Ayres Gomes, appoggiato alla porta dell’armeria, colle braccia incrociate e immobile, dormiva; lo scudiero custodiva il posto affidatogli dal fidalgo. Dal punto dell’intrattenimento avuto fra loro, Ayres si era messo a quel luogo, da cui non si toglieva se non quando don Antonio veniva a sedersi sulla seggiola vicina alla porta.

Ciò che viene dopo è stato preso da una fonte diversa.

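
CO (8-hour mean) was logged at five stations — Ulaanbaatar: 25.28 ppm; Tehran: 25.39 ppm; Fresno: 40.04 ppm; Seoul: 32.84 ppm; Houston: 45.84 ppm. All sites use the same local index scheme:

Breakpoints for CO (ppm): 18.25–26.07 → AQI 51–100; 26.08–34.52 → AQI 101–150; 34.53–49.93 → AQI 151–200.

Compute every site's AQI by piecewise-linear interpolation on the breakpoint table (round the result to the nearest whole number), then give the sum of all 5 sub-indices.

687

Ulaanbaatar 25.28: bracket 18.25–26.07 → index 51–100; slope 49/7.82, offset 7.03.
AQI = 51 + 49/7.82·7.03 ≈ 95.05 ⇒ 95.
Tehran: 25.39 lies in 18.25–26.07, so I_lo=51, I_hi=100, C_lo=18.25, C_hi=26.07.
(100−51)/(26.07−18.25) × (25.39−18.25) + 51 = 49/7.82 × 7.14 + 51 ≈ 95.74 → 96.
Fresno: row 34.53–49.93 (AQI 151–200). (200−151)·(40.04−34.53)/(49.93−34.53) + 151 = 49·5.51/15.40 + 151 ≈ 168.53 → 169.
Seoul: row 26.08–34.52 (AQI 101–150). (150−101)·(32.84−26.08)/(34.52−26.08) + 101 = 49·6.76/8.44 + 101 ≈ 140.25 → 140.
Houston: 45.84 ∈ [34.53, 49.93] ↔ index [151, 200].
151 + (45.84−34.53)·(200−151)/(49.93−34.53) = 151 + 11.31·49/15.40 ≈ 186.99, so AQI = 187.
AQIs: Ulaanbaatar=95, Tehran=96, Fresno=169, Seoul=140, Houston=187. Sum = 95 + 96 + 169 + 140 + 187 = 687.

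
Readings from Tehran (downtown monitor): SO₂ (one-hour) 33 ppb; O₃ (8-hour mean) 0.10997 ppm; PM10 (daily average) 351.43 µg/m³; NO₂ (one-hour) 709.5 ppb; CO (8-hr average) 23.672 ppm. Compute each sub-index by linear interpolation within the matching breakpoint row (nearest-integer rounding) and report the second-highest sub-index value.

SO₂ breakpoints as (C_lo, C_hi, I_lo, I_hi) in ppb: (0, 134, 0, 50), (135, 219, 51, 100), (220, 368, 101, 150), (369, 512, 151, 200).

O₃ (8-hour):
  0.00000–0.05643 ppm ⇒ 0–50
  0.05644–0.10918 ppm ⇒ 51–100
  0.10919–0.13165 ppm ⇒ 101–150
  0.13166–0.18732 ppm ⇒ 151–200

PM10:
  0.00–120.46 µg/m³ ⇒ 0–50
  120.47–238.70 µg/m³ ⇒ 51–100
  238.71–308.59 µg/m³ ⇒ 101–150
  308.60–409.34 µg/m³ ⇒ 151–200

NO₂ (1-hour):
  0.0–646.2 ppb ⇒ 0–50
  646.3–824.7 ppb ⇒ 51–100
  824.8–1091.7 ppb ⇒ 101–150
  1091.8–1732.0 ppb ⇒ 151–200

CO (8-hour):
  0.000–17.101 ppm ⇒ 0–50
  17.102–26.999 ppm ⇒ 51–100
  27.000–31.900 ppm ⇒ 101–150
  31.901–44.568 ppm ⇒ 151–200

SO₂: row 0–134 (AQI 0–50). (50−0)·(33−0)/(134−0) + 0 = 50·33/134 + 0 ≈ 12.31 → 12.
O₃: 0.10997 ∈ [0.10919, 0.13165] ↔ index [101, 150].
101 + (0.10997−0.10919)·(150−101)/(0.13165−0.10919) = 101 + 0.00078·49/0.02246 ≈ 102.70, so AQI = 103.
PM10: 351.43 lies in 308.60–409.34, so I_lo=151, I_hi=200, C_lo=308.60, C_hi=409.34.
(200−151)/(409.34−308.60) × (351.43−308.60) + 151 = 49/100.74 × 42.83 + 151 ≈ 171.83 → 172.
NO₂ 709.5: bracket 646.3–824.7 → index 51–100; slope 49/178.4, offset 63.2.
AQI = 51 + 49/178.4·63.2 ≈ 68.36 ⇒ 68.
CO: 23.672 ∈ [17.102, 26.999] ↔ index [51, 100].
51 + (23.672−17.102)·(100−51)/(26.999−17.102) = 51 + 6.570·49/9.897 ≈ 83.53, so AQI = 84.
Sub-indices: SO₂→12, O₃→103, PM10→172, NO₂→68, CO→84. Ranked high→low: 172, 103, 84, 68, 12. Second-highest sub-index = 103.

103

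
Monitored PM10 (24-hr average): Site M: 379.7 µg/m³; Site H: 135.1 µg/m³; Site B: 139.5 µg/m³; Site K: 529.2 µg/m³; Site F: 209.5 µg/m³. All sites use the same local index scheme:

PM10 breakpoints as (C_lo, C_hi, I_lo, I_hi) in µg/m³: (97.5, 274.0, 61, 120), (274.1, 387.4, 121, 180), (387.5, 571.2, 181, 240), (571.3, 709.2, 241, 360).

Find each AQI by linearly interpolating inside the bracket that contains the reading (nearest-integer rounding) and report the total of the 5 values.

650

Site M: 379.7 ∈ [274.1, 387.4] ↔ index [121, 180].
121 + (379.7−274.1)·(180−121)/(387.4−274.1) = 121 + 105.6·59/113.3 ≈ 175.99, so AQI = 176.
Site H: 135.1 lies in 97.5–274.0, so I_lo=61, I_hi=120, C_lo=97.5, C_hi=274.0.
(120−61)/(274.0−97.5) × (135.1−97.5) + 61 = 59/176.5 × 37.6 + 61 ≈ 73.57 → 74.
Site B: 139.5 lies in 97.5–274.0, so I_lo=61, I_hi=120, C_lo=97.5, C_hi=274.0.
(120−61)/(274.0−97.5) × (139.5−97.5) + 61 = 59/176.5 × 42.0 + 61 ≈ 75.04 → 75.
Site K: row 387.5–571.2 (AQI 181–240). (240−181)·(529.2−387.5)/(571.2−387.5) + 181 = 59·141.7/183.7 + 181 ≈ 226.51 → 227.
Site F: row 97.5–274.0 (AQI 61–120). (120−61)·(209.5−97.5)/(274.0−97.5) + 61 = 59·112.0/176.5 + 61 ≈ 98.44 → 98.
AQIs: Site M=176, Site H=74, Site B=75, Site K=227, Site F=98. Sum = 176 + 74 + 75 + 227 + 98 = 650.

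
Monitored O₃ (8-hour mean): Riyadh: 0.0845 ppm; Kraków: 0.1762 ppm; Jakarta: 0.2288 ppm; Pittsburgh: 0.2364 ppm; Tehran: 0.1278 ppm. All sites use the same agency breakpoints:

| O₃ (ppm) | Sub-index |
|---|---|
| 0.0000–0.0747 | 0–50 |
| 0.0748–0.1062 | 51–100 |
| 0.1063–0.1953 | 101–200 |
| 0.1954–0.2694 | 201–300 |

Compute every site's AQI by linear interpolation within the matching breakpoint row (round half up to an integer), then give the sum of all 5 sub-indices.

Riyadh 0.0845: bracket 0.0748–0.1062 → index 51–100; slope 49/0.0314, offset 0.0097.
AQI = 51 + 49/0.0314·0.0097 ≈ 66.14 ⇒ 66.
Kraków: 0.1762 lies in 0.1063–0.1953, so I_lo=101, I_hi=200, C_lo=0.1063, C_hi=0.1953.
(200−101)/(0.1953−0.1063) × (0.1762−0.1063) + 101 = 99/0.0890 × 0.0699 + 101 ≈ 178.75 → 179.
Jakarta: 0.2288 ∈ [0.1954, 0.2694] ↔ index [201, 300].
201 + (0.2288−0.1954)·(300−201)/(0.2694−0.1954) = 201 + 0.0334·99/0.0740 ≈ 245.68, so AQI = 246.
Pittsburgh 0.2364: bracket 0.1954–0.2694 → index 201–300; slope 99/0.0740, offset 0.0410.
AQI = 201 + 99/0.0740·0.0410 ≈ 255.85 ⇒ 256.
Tehran: 0.1278 ∈ [0.1063, 0.1953] ↔ index [101, 200].
101 + (0.1278−0.1063)·(200−101)/(0.1953−0.1063) = 101 + 0.0215·99/0.0890 ≈ 124.92, so AQI = 125.
AQIs: Riyadh=66, Kraków=179, Jakarta=246, Pittsburgh=256, Tehran=125. Sum = 66 + 179 + 246 + 256 + 125 = 872.

872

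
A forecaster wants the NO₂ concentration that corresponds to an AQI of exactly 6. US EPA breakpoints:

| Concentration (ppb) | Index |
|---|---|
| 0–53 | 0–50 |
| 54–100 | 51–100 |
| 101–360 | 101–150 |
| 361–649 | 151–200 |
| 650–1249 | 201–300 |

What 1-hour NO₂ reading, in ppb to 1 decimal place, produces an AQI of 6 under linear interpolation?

6.4

AQI 6 lies in the 0–50 band, which corresponds to 0–53 ppb.
C = 0 + (6−0)×(53−0)/(50−0) = 0 + 6×53/50 ≈ 6.360 ppb → 6.4 ppb to 1 dp.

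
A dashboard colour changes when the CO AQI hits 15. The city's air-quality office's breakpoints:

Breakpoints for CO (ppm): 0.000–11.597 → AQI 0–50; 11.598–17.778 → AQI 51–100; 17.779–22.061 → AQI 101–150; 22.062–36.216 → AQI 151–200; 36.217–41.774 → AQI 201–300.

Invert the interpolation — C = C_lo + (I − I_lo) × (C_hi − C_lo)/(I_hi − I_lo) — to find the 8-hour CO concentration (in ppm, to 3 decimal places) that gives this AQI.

3.479

AQI 15 lies in the 0–50 band, which corresponds to 0.000–11.597 ppm.
C = 0.000 + (15−0)×(11.597−0.000)/(50−0) = 0.000 + 15×11.597/50 ≈ 3.47910 ppm → 3.479 ppm to 3 dp.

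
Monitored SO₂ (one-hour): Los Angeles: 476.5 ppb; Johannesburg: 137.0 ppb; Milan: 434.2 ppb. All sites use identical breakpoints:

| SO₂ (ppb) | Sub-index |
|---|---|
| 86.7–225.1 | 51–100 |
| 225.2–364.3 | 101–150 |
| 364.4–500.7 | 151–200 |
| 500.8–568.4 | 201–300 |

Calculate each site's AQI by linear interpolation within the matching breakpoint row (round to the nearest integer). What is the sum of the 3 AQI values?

436

Los Angeles: 476.5 lies in 364.4–500.7, so I_lo=151, I_hi=200, C_lo=364.4, C_hi=500.7.
(200−151)/(500.7−364.4) × (476.5−364.4) + 151 = 49/136.3 × 112.1 + 151 ≈ 191.30 → 191.
Johannesburg 137.0: bracket 86.7–225.1 → index 51–100; slope 49/138.4, offset 50.3.
AQI = 51 + 49/138.4·50.3 ≈ 68.81 ⇒ 69.
Milan 434.2: bracket 364.4–500.7 → index 151–200; slope 49/136.3, offset 69.8.
AQI = 151 + 49/136.3·69.8 ≈ 176.09 ⇒ 176.
AQIs: Los Angeles=191, Johannesburg=69, Milan=176. Sum = 191 + 69 + 176 = 436.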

Dormiva; ma al più lieve passo che risuonasse sul pavimento, destavasi di soprassalto, colla pistola in pugno e la mano alla serratura della porta.
Don Antonio de Mariz alzossi, e mettendosi a cintola le pistole e prendendo la sua carabina avviossi al sofà ove riposava la sua figliuola, e baciolla in fronte; fece il somigliante con Isabella, abbracciò sua moglie ed uscì.
Il fidalgo andava a dare il cambio ad Alvaro, che faceva la sua guardia fin dal primo annottare; pochi momenti dopo la sua uscita, la porta si aperse di nuovo e il cavaliere entrò.
Alvaro indossava un giubbone di seta azzurra, foderata in rosso, che disegnava gli eleganti contorni del suo corpo; quando apparve nel vano della porta, Isabella mise un lieve grido e corse alla sua volta:
— Siete ferito? dimandò la giovane con ansietà e prendendogli le mani.